竹冠の付く漢字の多さからも、竹と人の暮らしは古来よりずっと深く結びついてきた。中国のことわざに「可使食无肉、不可使居无竹(食事で肉がないのは許せるが、暮らしに竹がないのは許せない)」と言うものがあると教えられたが、実際日本でも生活に竹は欠かせないパートナーだった時代がある。
そのせいか不思議な伝承も多く、ひとつが男竹と女竹だ。竹に男女があるのか?筍には聞いた事がある等、いろいろな話があるけれど見分け方は簡単で、竹の根元から見て行って最初に出ている枝の本数で決まる。一本なら男竹、二本なら女竹だ。だから何かが違うという事はないが、一体誰が言いだしたのだろう、オモシロイ。
竹に男や女があると思われるほど、人に近しい関係だった竹。しかし、神秘的な生態には人智を超えるものがあって分からない事だらけでもある。

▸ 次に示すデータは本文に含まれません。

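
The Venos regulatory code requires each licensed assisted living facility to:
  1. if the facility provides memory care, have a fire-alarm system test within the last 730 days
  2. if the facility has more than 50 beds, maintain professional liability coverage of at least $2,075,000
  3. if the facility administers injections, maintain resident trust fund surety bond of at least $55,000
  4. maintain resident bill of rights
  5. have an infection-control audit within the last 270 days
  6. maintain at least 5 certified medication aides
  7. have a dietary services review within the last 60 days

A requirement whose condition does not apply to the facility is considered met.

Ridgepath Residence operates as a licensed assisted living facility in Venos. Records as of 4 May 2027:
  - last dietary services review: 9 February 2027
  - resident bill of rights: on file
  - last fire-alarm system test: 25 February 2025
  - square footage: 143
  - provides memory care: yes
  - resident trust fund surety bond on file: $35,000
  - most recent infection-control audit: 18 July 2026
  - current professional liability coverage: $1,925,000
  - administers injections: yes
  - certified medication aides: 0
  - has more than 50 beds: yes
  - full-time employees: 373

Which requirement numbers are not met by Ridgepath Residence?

1, 2, 3, 5, 6, 7

1. condition 'provides memory care' holds; fire-alarm system test 798 days ago vs limit 730 → not met
2. condition 'has more than 50 beds' holds; professional liability coverage $1,925,000 < $2,075,000 → not met
3. condition 'administers injections' holds; resident trust fund surety bond $35,000 < $55,000 → not met
4. resident bill of rights present → met
5. infection-control audit 290 days ago vs limit 270 → not met
6. certified medication aides 0 < 5 → not met
7. dietary services review 84 days ago vs limit 60 → not met
Not met: 1, 2, 3, 5, 6, 7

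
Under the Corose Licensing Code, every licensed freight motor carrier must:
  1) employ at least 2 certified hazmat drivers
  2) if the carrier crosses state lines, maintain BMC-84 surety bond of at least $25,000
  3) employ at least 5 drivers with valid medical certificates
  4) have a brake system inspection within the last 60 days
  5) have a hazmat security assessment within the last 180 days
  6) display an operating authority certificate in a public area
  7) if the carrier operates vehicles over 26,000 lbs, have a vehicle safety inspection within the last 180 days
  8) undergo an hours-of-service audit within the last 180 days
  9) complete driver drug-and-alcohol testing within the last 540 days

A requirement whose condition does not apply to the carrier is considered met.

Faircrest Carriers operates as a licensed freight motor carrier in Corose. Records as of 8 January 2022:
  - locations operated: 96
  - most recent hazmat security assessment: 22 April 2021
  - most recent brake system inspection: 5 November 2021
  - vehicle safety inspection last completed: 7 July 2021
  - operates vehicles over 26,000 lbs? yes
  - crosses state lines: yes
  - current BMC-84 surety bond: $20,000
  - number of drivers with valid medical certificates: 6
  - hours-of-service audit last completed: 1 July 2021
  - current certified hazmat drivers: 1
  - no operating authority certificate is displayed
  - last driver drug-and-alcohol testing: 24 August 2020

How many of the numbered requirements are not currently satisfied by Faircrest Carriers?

1. certified hazmat drivers 1 < 2 → not met
2. condition 'crosses state lines' holds; BMC-84 surety bond $20,000 < $25,000 → not met
3. drivers with valid medical certificates 6 ≥ 5 → met
4. brake system inspection 64 days ago vs limit 60 → not met
5. hazmat security assessment 261 days ago vs limit 180 → not met
6. operating authority certificate absent → not met
7. condition 'operates vehicles over 26,000 lbs' holds; vehicle safety inspection 185 days ago vs limit 180 → not met
8. hours-of-service audit 191 days ago vs limit 180 → not met
9. driver drug-and-alcohol testing 502 days ago vs limit 540 → met
Not met: 7 of 9

7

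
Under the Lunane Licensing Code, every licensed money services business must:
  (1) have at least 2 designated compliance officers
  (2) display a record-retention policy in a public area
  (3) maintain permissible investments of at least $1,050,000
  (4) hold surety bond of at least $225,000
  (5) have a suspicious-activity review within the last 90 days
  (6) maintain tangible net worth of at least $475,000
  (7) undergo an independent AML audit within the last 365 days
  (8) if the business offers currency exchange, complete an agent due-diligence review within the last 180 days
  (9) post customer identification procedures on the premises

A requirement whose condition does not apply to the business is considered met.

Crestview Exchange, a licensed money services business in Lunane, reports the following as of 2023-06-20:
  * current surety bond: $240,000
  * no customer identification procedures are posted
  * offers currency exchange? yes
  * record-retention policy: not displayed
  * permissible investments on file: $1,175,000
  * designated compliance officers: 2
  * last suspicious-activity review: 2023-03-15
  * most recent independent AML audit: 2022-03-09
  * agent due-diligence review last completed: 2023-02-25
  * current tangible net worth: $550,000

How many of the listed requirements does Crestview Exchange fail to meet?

1. designated compliance officers 2 ≥ 2 → met
2. record-retention policy absent → not met
3. permissible investments $1,175,000 ≥ $1,050,000 → met
4. surety bond $240,000 ≥ $225,000 → met
5. suspicious-activity review 97 days ago vs limit 90 → not met
6. tangible net worth $550,000 ≥ $475,000 → met
7. independent AML audit 468 days ago vs limit 365 → not met
8. condition 'offers currency exchange' holds; agent due-diligence review 115 days ago vs limit 180 → met
9. customer identification procedures absent → not met
Not met: 4 of 9

4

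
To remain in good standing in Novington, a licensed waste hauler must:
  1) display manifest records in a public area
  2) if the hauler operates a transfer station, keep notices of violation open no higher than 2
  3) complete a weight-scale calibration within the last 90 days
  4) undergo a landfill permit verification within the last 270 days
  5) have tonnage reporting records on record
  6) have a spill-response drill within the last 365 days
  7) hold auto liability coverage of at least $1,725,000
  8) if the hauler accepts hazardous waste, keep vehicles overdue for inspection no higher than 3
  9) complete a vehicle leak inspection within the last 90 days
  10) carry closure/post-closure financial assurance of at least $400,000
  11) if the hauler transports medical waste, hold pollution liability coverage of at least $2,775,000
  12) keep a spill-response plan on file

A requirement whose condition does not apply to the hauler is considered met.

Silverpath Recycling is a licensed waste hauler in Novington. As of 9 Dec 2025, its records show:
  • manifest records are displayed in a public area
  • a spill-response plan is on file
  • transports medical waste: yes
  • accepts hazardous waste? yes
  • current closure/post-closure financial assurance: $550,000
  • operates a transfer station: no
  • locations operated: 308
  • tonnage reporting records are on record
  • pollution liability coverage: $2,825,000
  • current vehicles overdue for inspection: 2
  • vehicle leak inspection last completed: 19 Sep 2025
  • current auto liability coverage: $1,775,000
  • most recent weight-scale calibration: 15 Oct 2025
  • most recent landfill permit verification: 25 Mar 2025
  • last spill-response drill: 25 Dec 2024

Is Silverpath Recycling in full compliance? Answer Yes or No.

1. manifest records present → met
2. condition 'operates a transfer station' does not hold → requirement n/a → met
3. weight-scale calibration 55 days ago vs limit 90 → met
4. landfill permit verification 259 days ago vs limit 270 → met
5. tonnage reporting records present → met
6. spill-response drill 349 days ago vs limit 365 → met
7. auto liability coverage $1,775,000 ≥ $1,725,000 → met
8. condition 'accepts hazardous waste' holds; vehicles overdue for inspection 2 ≤ 3 → met
9. vehicle leak inspection 81 days ago vs limit 90 → met
10. closure/post-closure financial assurance $550,000 ≥ $400,000 → met
11. condition 'transports medical waste' holds; pollution liability coverage $2,825,000 ≥ $2,775,000 → met
12. spill-response plan present → met
All met.

Yes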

例えば自分が愛用するスズ竹市場籠。ササの仲間の小さな竹だが、粘りが抜群で強さがあるのに優しい手触りとしなやかさがある。修理しながら親から子へ孫へと使える秀逸な素材であるが120年に一度と言われる開花があってスズ竹の竹林は枯れ果てている。真竹や淡竹(はちく)も120年に一度、孟宗竹は60年に一度、イネ科らしく稲穂のような花を付ける。不思議としか言いようがない。